In what could be possibly the most fucked up sexual experience of my life she talked to me like I was her husband, using his name. The entire time her eyes closed. I could only think that she was imagining her husband above her not me.

That is incredibly sad (in the heartbreaking, not pathetic kind of way). Maybe it would have been best had you not gone there, but maybe she just needed to pretend for a while.

[Oh, and I'm not seeing the similarities here, mister. :P ]

Hubman said...

She used his name with you? That is all sorts of fucked-up! No way would I have been able to do that.

Is this work friend a co-worker you see on daily basis? God I hope not...

[btw, update your blogroll, my blog has moved...]

Riff Dog said...

Now that is not one I've heard before! The whole pretend I'm her husband thing might be a tough one to stay "motivated" through. My hat's off to you!

The World is a Playground said...

Ms I:

She is only similar to you so far as to say that her husband doesn't seem to want to be sexually active with her. From what she says he's very occupied with work, and if he isn't working he's sleeping.


Hubman:

She's the southeastern manager for a division of my company, I am the northeastern manager, basically we have the same job in different regions of the country. We rarely talk or see each other except maybe two or three times a year.

Riff:

Trust me, it wasn't my best work, I didn't try to make it last longer than it should have. There are plenty of ways to stay motivated, pulling out and going back to foreplay, imagining dead kittens, take a little bit extra time to change positions. I did none of it. Plus alcohol has a way of changing your immediate perception on the world.Each time only lasted a short while, maybe 10 or 15 minutes.

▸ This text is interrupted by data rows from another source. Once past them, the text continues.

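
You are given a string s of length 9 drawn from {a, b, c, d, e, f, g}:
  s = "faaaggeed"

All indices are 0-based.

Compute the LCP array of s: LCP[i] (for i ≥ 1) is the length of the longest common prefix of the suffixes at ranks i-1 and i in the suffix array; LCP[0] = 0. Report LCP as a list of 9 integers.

[0, 2, 1, 0, 0, 1, 0, 0, 1]

rank | idx | suffix
   0 |   1 | aaaggeed
   1 |   2 | aaggeed
   2 |   3 | aggeed
   3 |   8 | d
   4 |   7 | ed
   5 |   6 | eed
   6 |   0 | faaaggeed
   7 |   5 | geed
   8 |   4 | ggeed

SA = [1, 2, 3, 8, 7, 6, 0, 5, 4]
[i] adj suffixes → lcp
  [1] 1/2 → 2 ('aa')
  [2] 2/3 → 1 ('a')
  [3] 3/8 → 0 ('')
  [4] 8/7 → 0 ('')
  [5] 7/6 → 1 ('e')
  [6] 6/0 → 0 ('')
  [7] 0/5 → 0 ('')
  [8] 5/4 → 1 ('g')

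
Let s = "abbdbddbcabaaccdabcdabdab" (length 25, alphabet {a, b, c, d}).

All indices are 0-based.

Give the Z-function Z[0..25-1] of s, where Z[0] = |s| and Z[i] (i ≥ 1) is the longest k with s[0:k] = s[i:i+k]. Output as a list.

Z[0]=25
i=1: fresh scan; Z[1]=0
i=2: fresh scan; Z[2]=0
i=3: fresh scan; Z[3]=0
i=4: fresh scan; Z[4]=0
i=5: fresh scan; Z[5]=0
i=6: fresh scan; Z[6]=0
i=7: fresh scan; Z[7]=0
i=8: fresh scan; Z[8]=0
i=9: fresh scan; Z[9]=2 grow→box=[9,11)
i=10: min(r-i=1, Z[1]=0)=0; Z[10]=0
i=11: fresh scan; Z[11]=1 grow→box=[11,12)
i=12: fresh scan; Z[12]=1 grow→box=[12,13)
i=13: fresh scan; Z[13]=0
i=14: fresh scan; Z[14]=0
i=15: fresh scan; Z[15]=0
i=16: fresh scan; Z[16]=2 grow→box=[16,18)
i=17: min(r-i=1, Z[1]=0)=0; Z[17]=0
i=18: fresh scan; Z[18]=0
i=19: fresh scan; Z[19]=0
i=20: fresh scan; Z[20]=2 grow→box=[20,22)
i=21: min(r-i=1, Z[1]=0)=0; Z[21]=0
i=22: fresh scan; Z[22]=0
i=23: fresh scan; Z[23]=2 grow→box=[23,25)
i=24: min(r-i=1, Z[1]=0)=0; Z[24]=0

[25, 0, 0, 0, 0, 0, 0, 0, 0, 2, 0, 1, 1, 0, 0, 0, 2, 0, 0, 0, 2, 0, 0, 2, 0]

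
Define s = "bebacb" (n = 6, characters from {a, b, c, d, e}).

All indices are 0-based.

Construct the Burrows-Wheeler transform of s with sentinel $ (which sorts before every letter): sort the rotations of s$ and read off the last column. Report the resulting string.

rank  rotation last
    0  $bebacb  b
    1  acb$beb  b
    2  b$bebac  c
    3  bacb$be  e
    4  bebacb$  $
    5  cb$beba  a
    6  ebacb$b  b

bbce$ab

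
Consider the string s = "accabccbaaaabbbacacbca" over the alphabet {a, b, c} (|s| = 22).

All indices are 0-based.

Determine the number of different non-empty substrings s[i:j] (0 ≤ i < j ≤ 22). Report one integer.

221

sorted suffixes:
  #0 SA[0]=21  'a'
  #1 SA[1]=8  'aaaabbbacacbca'
  #2 SA[2]=9  'aaabbbacacbca'
  #3 SA[3]=10  'aabbbacacbca'
  #4 SA[4]=11  'abbbacacbca'
  #5 SA[5]=3  'abccbaaaabbbacacbca'
  #6 SA[6]=15  'acacbca'
  #7 SA[7]=17  'acbca'
  #8 SA[8]=0  'accabccbaaaabbbacacbca'
  #9 SA[9]=7  'baaaabbbacacbca'
  #10 SA[10]=14  'bacacbca'
  #11 SA[11]=13  'bbacacbca'
  #12 SA[12]=12  'bbbacacbca'
  #13 SA[13]=19  'bca'
  #14 SA[14]=4  'bccbaaaabbbacacbca'
  #15 SA[15]=20  'ca'
  #16 SA[16]=2  'cabccbaaaabbbacacbca'
  #17 SA[17]=16  'cacbca'
  #18 SA[18]=6  'cbaaaabbbacacbca'
  #19 SA[19]=18  'cbca'
  #20 SA[20]=1  'ccabccbaaaabbbacacbca'
  #21 SA[21]=5  'ccbaaaabbbacacbca'

SA = [21, 8, 9, 10, 11, 3, 15, 17, 0, 7, 14, 13, 12, 19, 4, 20, 2, 16, 6, 18, 1, 5]
i: (SA[i-1],SA[i]) lcp shared
  1: (21,8) 1 'a'
  2: (8,9) 3 'aaa'
  3: (9,10) 2 'aa'
  4: (10,11) 1 'a'
  5: (11,3) 2 'ab'
  6: (3,15) 1 'a'
  7: (15,17) 2 'ac'
  8: (17,0) 2 'ac'
  9: (0,7) 0 ''
  10: (7,14) 2 'ba'
  11: (14,13) 1 'b'
  12: (13,12) 2 'bb'
  13: (12,19) 1 'b'
  14: (19,4) 2 'bc'
  15: (4,20) 0 ''
  16: (20,2) 2 'ca'
  17: (2,16) 2 'ca'
  18: (16,6) 1 'c'
  19: (6,18) 2 'cb'
  20: (18,1) 1 'c'
  21: (1,5) 2 'cc'

n(n+1)/2 = 22·23/2 = 253
Σ LCP = 0 + 1 + 3 + 2 + 1 + 2 + 1 + 2 + 2 + 0 + 2 + 1 + 2 + 1 + 2 + 0 + 2 + 2 + 1 + 2 + 1 + 2 = 32
distinct = 253 − 32 = 221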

I did talk to her on yahoo after our encounter and she asked me if it would bother me to the point that I might get a case of the guilts and talk about it. Which I surely would not. Not wanting to make her feel bad I also lied and said I really enjoyed it. :(

Dangerous Lilly said...

I'm sorry, I just don't see how this was a "good-ish deed". You led her on, lied about liking it, and the whole pretending thing....that's just not right, for her psyche.